I have a complicated non-linear objective function of positive integer variables subject to linear constraints:
$\mathop {Min}\limits_{\underline x} f(\underline x)$
s.t.
$A\underline x\leq \underline b$
$\underline x \in \mathbb{Z}$, $\underline x \geq 0$. $f(\underline x)=g(\underline x)+h(\underline x)+p(\underline x)+q(\underline x)$.
For the small version of the problem where A is 17×48, $g$ is defined as follows.
\begin{equation}\label{Ca1} C_a^1=\frac{1}{\frac{1}{\sum_{i=1}^{4} x_{i}C_i+(3-\sum_{i=1}^{4} x_{i})C_5}+\frac{1}{\sum_{i=5}^{8} x_{i}C_i+(3-\sum_{i=5}^{8} x_{i})C_5}} \end{equation}
\begin{equation}\label{Ca2} C_a^2=\frac{1}{\frac{1}{\sum_{i=9}^{12} x_{i}C_i+(3-\sum_{i=9}^{12} x_{i})C_5}+\frac{1}{\sum_{i=13}^{16} x_{i}C_i+(3-\sum_{i=13}^{16} x_{i})C_5}} \end{equation}
\begin{equation}\label{Cb1} C_b^1=\frac{1}{\frac{1}{\sum_{i=17}^{20} x_{i}C_i+(3-\sum_{i=17}^{20} x_{i})C_5}+\frac{1}{\sum_{i=21}^{24} x_{i}C_i+(3-\sum_{i=21}^{24} x_{i})C_5}} \end{equation}
\begin{equation}\label{Cb2} C_b^2=\frac{1}{\frac{1}{\sum_{i=25}^{28} x_{i}C_i+(3-\sum_{i=25}^{28} x_{i})C_5}+\frac{1}{\sum_{i=29}^{32} x_{i}C_i+(3-\sum_{i=29}^{32} x_{i})C_5}} \end{equation}
\begin{equation}\label{Cc1} C_c^1=\frac{1}{\frac{1}{\sum_{i=33}^{36} x_{i}C_i+(3-\sum_{i=33}^{36} x_{i})C_5}+\frac{1}{\sum_{i=37}^{40} x_{i}C_i+(3-\sum_{i=37}^{40} x_{i})C_5}} \end{equation}
\begin{equation}\label{Cc2} C_c^2=\frac{1}{\frac{1}{\sum_{i=41}^{44} x_{i}C_i+(3-\sum_{i=41}^{44} x_{i})C_5}+\frac{1}{\sum_{i=45}^{48} x_{i}C_i+(3-\sum_{i=45}^{48} x_{i})C_5}} \end{equation}
\begin{equation}\label{Ca} C_a=C_a^1+C_a^2 \end{equation} \begin{equation}\label{Cb} C_b=C_b^1+C_b^2 \end{equation} \begin{equation}\label{Cc} C_c=C_c^1+C_c^2 \end{equation} \begin{equation}\label{g} g(\underline{x})=(C_a+C_b+C_c)\sqrt{[C_a-\frac{1}{2}(C_b+C_c)]^2+(C_b-Cc)^2} \end{equation}
where $C_1$...$C_{48}$ are constant and known. $h$, $p$ and $q$ are as complicated.

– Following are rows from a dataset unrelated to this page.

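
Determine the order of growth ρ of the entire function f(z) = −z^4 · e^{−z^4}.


M(r) = max_{|z|=r} |-1|·|z|^4·|e^{−z^4}| = 1·r^4 · e^{1r^4} (the factors attain their maxima compatibly on |z|=r). Then log M(r) = log 1 + 4·log r + 1r^4, dominated by the last term, so log log M(r) ~ 4·log r. The polynomial factor -1z^4 contributes only a log r term and does not affect the order. ρ = 4.
Therefore ρ = 4.

Order ρ = 4.


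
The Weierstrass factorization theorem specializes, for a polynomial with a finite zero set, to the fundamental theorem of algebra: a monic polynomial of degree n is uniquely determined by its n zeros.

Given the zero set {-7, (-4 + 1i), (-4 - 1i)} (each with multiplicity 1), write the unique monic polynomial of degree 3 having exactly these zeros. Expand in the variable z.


The polynomial is p(z) = ∏_{α ∈ S} (z − α), where S = {-7, (-4 + 1i), (-4 - 1i)}.
Expanding the product yields: p(z) = z^3 + 15·z^2 + 73·z + 119.
Note conjugate pairs combine to real quadratics: (z − (-4+1i))(z − (-4−1i)) = z² + 8z + 17.
The resulting polynomial has degree 3 and real coefficients as required.

p(z) = z^3 + 15·z^2 + 73·z + 119.


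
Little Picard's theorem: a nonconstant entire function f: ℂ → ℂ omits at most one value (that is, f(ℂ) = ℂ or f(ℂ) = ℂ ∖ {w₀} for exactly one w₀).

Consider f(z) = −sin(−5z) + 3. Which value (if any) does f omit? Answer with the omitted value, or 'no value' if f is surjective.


Little Picard bounds the complement of f(ℂ) to at most one point.
sin is entire and surjective onto ℂ: for every w ∈ ℂ, sin(ζ) = w has a solution ζ ∈ ℂ (e.g., via the complex inverse arcsin). With ζ = −5z this gives z = ζ/(-5). Then -1·sin(−5z) takes every value in -1·ℂ = ℂ, and adding 3 is a bijection of ℂ. So f is surjective and omits no value. (Note: only on the real line is sin bounded by [−1, 1].)

Omitted value: no value.


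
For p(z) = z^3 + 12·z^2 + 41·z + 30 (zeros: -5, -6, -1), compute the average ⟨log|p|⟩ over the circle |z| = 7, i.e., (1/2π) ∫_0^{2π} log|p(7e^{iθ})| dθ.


Zeros: -6, -5, -1; r = 7.
Inside |z| < r: -6, -5, -1. Outside (|z| ≥ r): ∅.
p(0) = 30, so log|p(0)| = log(30) = 3.4012.
Apply Jensen: I(r) = log|p(0)| + Σ_k log(r/|z_k|), summed over zeros inside |z| < r.
  log(r/|z_k|) for z_k = -5: log(7/5) = 0.3365
  log(r/|z_k|) for z_k = -6: log(7/6) = 0.1542
  log(r/|z_k|) for z_k = -1: log(7/1) = 1.9459
Sum over inside zeros: 2.4365.
I(r) = log|p(0)| + (inside sum) = 3.4012 + 2.4365 = 5.8377.
Closed form (all zeros inside, monic): I(r) = n·log(r) = 3·log(7) = 5.8377. ✓

I(r) ≈ 5.8377.


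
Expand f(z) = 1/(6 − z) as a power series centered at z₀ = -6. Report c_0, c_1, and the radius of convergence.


Let w = z − z₀, so z = z₀ + w.
Then 6 − z = 6 − (z₀ + w) = (6 − z₀) − w = 12 − w.
f(z) = 1/(12 − w) = (1/(12)) · 1/(1 − w/(12)) = Σ_{n≥0} w^n / (12)^(n+1).
So c_n = 1/(12)^(n+1):
  c_0 = 1/(12)^1 = 1/12.
  c_1 = 1/(12)^2 = 1/144.
The series is valid for |w/d| < 1, i.e. |z − z₀| < |d|.
Radius of convergence: R = |6 − z₀| = |12| = 12 (distance from z₀ to the singularity z = 6).

c_0 = 1/12, c_1 = 1/144; R = 12.


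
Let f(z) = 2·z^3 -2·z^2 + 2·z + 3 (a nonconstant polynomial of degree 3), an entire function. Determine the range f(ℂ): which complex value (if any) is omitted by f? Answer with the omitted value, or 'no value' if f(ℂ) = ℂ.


Little Picard bounds the complement of f(ℂ) to at most one point.
For every w ∈ ℂ, the equation p(z) − w = 0 is a nonconstant polynomial in z and hence has at least one root by the fundamental theorem of algebra. So p is surjective onto ℂ, omitting no value.

Omitted value: no value.


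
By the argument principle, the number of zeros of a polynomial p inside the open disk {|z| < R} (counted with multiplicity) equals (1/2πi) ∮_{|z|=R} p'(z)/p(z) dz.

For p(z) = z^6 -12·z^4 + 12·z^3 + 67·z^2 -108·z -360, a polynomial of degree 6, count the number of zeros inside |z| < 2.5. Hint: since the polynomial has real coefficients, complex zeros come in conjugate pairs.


The zeros of p are: (-2 + 1i), (-2 - 1i), (2 + 2i), (2 - 2i), -3, 3.
Their magnitudes are: 2.236, 2.236, 2.828, 2.828, 3, 3.
Zeros with |z| < R = 2.5: (-2 + 1i), (-2 - 1i).
Count = 2.
By the argument principle, (1/2πi) ∮_{|z|=R} p'(z)/p(z) dz equals exactly this count.

Number of zeros inside |z| < 2.5: 2.


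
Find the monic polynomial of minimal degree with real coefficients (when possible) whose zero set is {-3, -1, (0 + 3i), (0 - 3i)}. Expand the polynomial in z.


The polynomial is p(z) = ∏_{α ∈ S} (z − α), where S = {-3, -1, (0 + 3i), (0 - 3i)}.
Expanding the product yields: p(z) = z^4 + 4·z^3 + 12·z^2 + 36·z + 27.
Note conjugate pairs combine to real quadratics: (z − (0+3i))(z − (0−3i)) = z² + 9.
The resulting polynomial has degree 4 and real coefficients as required.

p(z) = z^4 + 4·z^3 + 12·z^2 + 36·z + 27.


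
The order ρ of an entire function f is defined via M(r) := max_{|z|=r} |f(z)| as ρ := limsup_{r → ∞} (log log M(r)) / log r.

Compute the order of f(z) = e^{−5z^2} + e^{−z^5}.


Each summand is entire of order 2 and 5 respectively (as in the single-exponential case). The order of a sum is at most the max of the orders, so ρ ≤ 5. For the lower bound: on |z|=r choose arg z so that -1z^5 is real positive; then |e^{-1z^5}| = e^{1r^5} while |e^{-5z^2}| ≤ e^{5r^2} = o(e^{1r^5}). So |f| ≥ e^{1r^5}(1 − o(1)) and ρ ≥ 5. Hence ρ = max(2, 5) = 5.
Therefore ρ = 5.

Order ρ = 5.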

In Matlab,each of $g,h,p,q$ is defined by a function which employs various other functions which contain many loops for different elements of $\underline x$.
Size of $A$ is in the order of 100 $\times$ 2000. I tried first to solve the problem in Matlab, using the ga function. Unfortunately, the solutions obtained for several runs never satisfied the constraints.
I have successfully implemented an algorithm in Matlab where in each iteration a random solution that satisfies the constraints is generated and $f(\underline x)$ is evaluated using multiple functions defined. Using a large number of iterations, say 1e6, I could find a reasonable yet not a globally optimal solution. My next plan was to use the CPLEX solution pool. For small $A$ and $b$, it was possible to have all the solutions of inequality $A\underline x\leq \underline b$, import these solutions as a CSV file in Matlab and evaluate them one by one so that the least objective function gives the globally optimal solution. This, however, does not work for actual $A$ and $b$ which make the CPLEX out of memory. My idea was to use an incumbent filter so that non-optimal solutions of $A\underline x\leq \underline b$ get discarded and therefore the memory problem gets resolved. For example the solutions for which $f(\underline x)>c$, where constant $c$ is heuristically defined, can be discarded. My question is:Is there a way to define my complicated objective function in GAMS environment the way I did in Matlab? Have you faced a similar situation which can be referred to so that I have a clue?